Now in its 36th year, the MacRobert Award is Britain’s biggest award for innovation in engineering. Open to individuals or teams of up to five people from any size of company who have exploited a major engineering breakthrough, the winner will be announced at the Academy’s Awards Dinner in London in June 2005.
We welcome entries from any field of engineering or technology as long as they are innovative, commercially successful and benefit society. A team of engineers at IBM UK won the 2004 MacRobert Award for innovation in engineering for its WebSphere MQ family of software products, which has helped businesses save billions of dollars by providing a failsafe means of exchanging business-critical information between computer systems, irrespective of their location and regardless of whatever hardware, programming language, operating system or communication protocol they use.
“We are delighted that the IBM WebSphere software family has been honoured with this prestigious award by the Royal Academy of Engineering,” says Graham Spittle, Hursley Laboratory Director and IBM’s Vice President, Business Integration Development. “WebSphere MQ is one of the most important and successful distributed system technologies in the industry today, and we are proud that this achievement was initiated by a UK team.”
Notes for editors
IBM beat off stiff competition from Pilkington’s self-cleaning windows, Sharp’s 3D displays and Delphi Diesel’s emission-busting injection systems to win the 2004 MacRobert Award.

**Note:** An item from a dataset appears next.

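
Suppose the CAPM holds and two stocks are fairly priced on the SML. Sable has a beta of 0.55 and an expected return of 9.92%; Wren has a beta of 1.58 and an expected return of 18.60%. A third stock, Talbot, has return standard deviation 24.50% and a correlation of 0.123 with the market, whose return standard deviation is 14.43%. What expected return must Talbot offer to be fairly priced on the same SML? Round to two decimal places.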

First presented in 1969, the MacRobert Award honours the winning company with a gold medal and up to five team members with a tax-free prize of £50,000 between them. HRH the Duke of Edinburgh, Senior Fellow of the Academy, takes a close interest in the MacRobert Award and has presented it almost every year since it was created.
Founded by the MacRobert Trusts, the Award is now presented by the Academy after a prize fund was established with donations from the MacRobert Trusts, the Academy and British industry.
Founded in 1976, The Royal Academy of Engineering promotes the engineering and technological welfare of the country. Our fellowship – comprising the UK’s most eminent engineers – provides the leadership and expertise for our activities, which focus on the relationships between engineering, technology, and the quality of life. As a national academy, we provide independent and impartial advice to Government; work to secure the next generation of engineers; and provide a voice for Britain’s engineering community.